The GOP leadership habitually strives to please its base at the expense of meaningful compromise, he maintains, proving to be neither humble Christians nor effective politicians. His reasoning holds that social conservatives cannot prevail because a majority of Americans do not share their views or appreciate their style.
"I'm trying to shed light on it," Danforth told a gathering of more than 100 people at Chicago's Union League Club on Tuesday, ". . . but I'm really encouraging people to get mad, to speak out on this and express themselves. That's when politics will change."
Danforth is an ordained Episcopal priest and onetime Bush administration ambassador to the United Nations. He is probably best known for ushering Clarence Thomas through the grueling nomination process to become a Supreme Court justice. Danforth served in the Senate when Republicans were outnumbered and outmaneuvered by Democrats, a point noted dismissively by opponents who dispute his argument.
Richard Land, a prominent conservative at the Southern Baptist Convention, said in an interview earlier this year that Danforth is "what was wrong with the Republican Party and why they were a minority party."
Danforth is getting some radio and television airtime since the Sept. 19 release of "Faith and Politics: How the 'Moral Values' Debate Divides America and How to Move Forward Together." He has spoken to audiences in Texas and New York and gave a lecture Wednesday night at the Washington National Cathedral, where he had presided over the funerals of former president Ronald Reagan in 2004 and longtime Washington Post publisher Katharine Graham three years earlier.
His book emerged by design in a political season in which the organizing strength of conservative Christians is expected to be tested by motivated Democrats and moderates dismayed by the country's direction.
This year, there have also been revealing speeches about personal faith and politics by Democratic politicians, notably Sen.
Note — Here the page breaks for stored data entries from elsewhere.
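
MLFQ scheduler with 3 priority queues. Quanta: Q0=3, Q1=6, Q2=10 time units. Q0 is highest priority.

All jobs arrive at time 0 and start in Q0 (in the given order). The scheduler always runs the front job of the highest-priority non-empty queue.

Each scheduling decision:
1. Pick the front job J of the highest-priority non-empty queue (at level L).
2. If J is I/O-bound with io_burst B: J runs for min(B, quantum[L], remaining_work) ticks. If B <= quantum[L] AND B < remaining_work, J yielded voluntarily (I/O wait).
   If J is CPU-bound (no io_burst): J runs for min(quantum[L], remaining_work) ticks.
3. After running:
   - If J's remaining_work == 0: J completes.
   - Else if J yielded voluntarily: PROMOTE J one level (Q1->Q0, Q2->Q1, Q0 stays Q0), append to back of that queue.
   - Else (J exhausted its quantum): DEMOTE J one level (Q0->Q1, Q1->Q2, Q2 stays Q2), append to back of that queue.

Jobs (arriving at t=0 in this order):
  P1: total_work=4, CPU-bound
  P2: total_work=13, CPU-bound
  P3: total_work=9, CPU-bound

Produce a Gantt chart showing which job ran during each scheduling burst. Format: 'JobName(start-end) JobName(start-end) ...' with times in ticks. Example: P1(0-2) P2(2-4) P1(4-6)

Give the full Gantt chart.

Answer: P1(0-3) P2(3-6) P3(6-9) P1(9-10) P2(10-16) P3(16-22) P2(22-26)

Derivation:
t=0-3: P1@Q0 runs 3, rem=1, quantum used, demote→Q1. Q0=[P2,P3] Q1=[P1] Q2=[]
t=3-6: P2@Q0 runs 3, rem=10, quantum used, demote→Q1. Q0=[P3] Q1=[P1,P2] Q2=[]
t=6-9: P3@Q0 runs 3, rem=6, quantum used, demote→Q1. Q0=[] Q1=[P1,P2,P3] Q2=[]
t=9-10: P1@Q1 runs 1, rem=0, completes. Q0=[] Q1=[P2,P3] Q2=[]
t=10-16: P2@Q1 runs 6, rem=4, quantum used, demote→Q2. Q0=[] Q1=[P3] Q2=[P2]
t=16-22: P3@Q1 runs 6, rem=0, completes. Q0=[] Q1=[] Q2=[P2]
t=22-26: P2@Q2 runs 4, rem=0, completes. Q0=[] Q1=[] Q2=[]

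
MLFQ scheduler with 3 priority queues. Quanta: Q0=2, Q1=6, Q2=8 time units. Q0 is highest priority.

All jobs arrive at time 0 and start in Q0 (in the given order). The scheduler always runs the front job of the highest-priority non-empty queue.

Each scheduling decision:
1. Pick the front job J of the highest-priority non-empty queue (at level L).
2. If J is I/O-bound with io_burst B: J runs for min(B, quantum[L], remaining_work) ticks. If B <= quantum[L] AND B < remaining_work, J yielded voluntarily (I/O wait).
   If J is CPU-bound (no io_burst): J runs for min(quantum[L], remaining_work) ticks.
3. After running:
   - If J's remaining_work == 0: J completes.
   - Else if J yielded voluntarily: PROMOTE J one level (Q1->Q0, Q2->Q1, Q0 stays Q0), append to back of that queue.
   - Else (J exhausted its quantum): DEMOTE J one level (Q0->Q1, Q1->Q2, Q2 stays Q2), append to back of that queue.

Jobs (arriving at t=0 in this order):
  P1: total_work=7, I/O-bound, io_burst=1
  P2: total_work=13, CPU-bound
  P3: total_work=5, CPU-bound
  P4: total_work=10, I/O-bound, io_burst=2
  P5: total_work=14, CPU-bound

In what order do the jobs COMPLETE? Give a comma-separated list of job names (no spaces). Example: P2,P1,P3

t=0-1: P1@Q0 runs 1, rem=6, I/O yield, promote→Q0. Q0=[P2,P3,P4,P5,P1] Q1=[] Q2=[]
t=1-3: P2@Q0 runs 2, rem=11, quantum used, demote→Q1. Q0=[P3,P4,P5,P1] Q1=[P2] Q2=[]
t=3-5: P3@Q0 runs 2, rem=3, quantum used, demote→Q1. Q0=[P4,P5,P1] Q1=[P2,P3] Q2=[]
t=5-7: P4@Q0 runs 2, rem=8, I/O yield, promote→Q0. Q0=[P5,P1,P4] Q1=[P2,P3] Q2=[]
t=7-9: P5@Q0 runs 2, rem=12, quantum used, demote→Q1. Q0=[P1,P4] Q1=[P2,P3,P5] Q2=[]
t=9-10: P1@Q0 runs 1, rem=5, I/O yield, promote→Q0. Q0=[P4,P1] Q1=[P2,P3,P5] Q2=[]
t=10-12: P4@Q0 runs 2, rem=6, I/O yield, promote→Q0. Q0=[P1,P4] Q1=[P2,P3,P5] Q2=[]
t=12-13: P1@Q0 runs 1, rem=4, I/O yield, promote→Q0. Q0=[P4,P1] Q1=[P2,P3,P5] Q2=[]
t=13-15: P4@Q0 runs 2, rem=4, I/O yield, promote→Q0. Q0=[P1,P4] Q1=[P2,P3,P5] Q2=[]
t=15-16: P1@Q0 runs 1, rem=3, I/O yield, promote→Q0. Q0=[P4,P1] Q1=[P2,P3,P5] Q2=[]
t=16-18: P4@Q0 runs 2, rem=2, I/O yield, promote→Q0. Q0=[P1,P4] Q1=[P2,P3,P5] Q2=[]
t=18-19: P1@Q0 runs 1, rem=2, I/O yield, promote→Q0. Q0=[P4,P1] Q1=[P2,P3,P5] Q2=[]
t=19-21: P4@Q0 runs 2, rem=0, completes. Q0=[P1] Q1=[P2,P3,P5] Q2=[]
t=21-22: P1@Q0 runs 1, rem=1, I/O yield, promote→Q0. Q0=[P1] Q1=[P2,P3,P5] Q2=[]
t=22-23: P1@Q0 runs 1, rem=0, completes. Q0=[] Q1=[P2,P3,P5] Q2=[]
t=23-29: P2@Q1 runs 6, rem=5, quantum used, demote→Q2. Q0=[] Q1=[P3,P5] Q2=[P2]
t=29-32: P3@Q1 runs 3, rem=0, completes. Q0=[] Q1=[P5] Q2=[P2]
t=32-38: P5@Q1 runs 6, rem=6, quantum used, demote→Q2. Q0=[] Q1=[] Q2=[P2,P5]
t=38-43: P2@Q2 runs 5, rem=0, completes. Q0=[] Q1=[] Q2=[P5]
t=43-49: P5@Q2 runs 6, rem=0, completes. Q0=[] Q1=[] Q2=[]

Answer: P4,P1,P3,P2,P5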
John F. Kerry (Mass.), Sen. Barack Obama (Ill.) and Robert P. Casey Jr., who is seeking to unseat religious conservative Sen. Rick Santorum (R-Pa.).
"The problem with many conservative Christians is that they claim that God's truth is knowable, that they know it, and that they are able to reduce it to legislative form," Danforth writes. "The popular question, 'What would Jesus do?' can be difficult enough to contemplate with respect to everyday interpersonal relations. It is mind boggling when applied to the complex world of politics."
Although an opponent of abortion, Danforth has become an activist for a Missouri ballot initiative that would explicitly legalize embryonic stem cell research, an issue adopted increasingly by Democrats and some Republicans to show their differences with the Christian right.
He also favors government recognition of "committed same-sex partnerships." He believes the proposed constitutional amendment to outlaw same-sex marriage amounts to gay-bashing.
Criticizing Republicans and Democrats at extreme ends of the political spectrum, Danforth told his Chicago audience that "most people don't want it to be this way." In allowing it to happen, he said, "the rest of us have been too silent."
Thomas has a place in Danforth's book. A questioner asked if he has changed his view of one of the court's staunchest conservatives.
Danforth, who has said he never questioned Thomas about serious allegations of sexual harassment, replied: "I have exactly the same view of Clarence Thomas that I have had for 30-some years. . . . I know him, and I love him as a human being. I stood by him, and I am proud of that."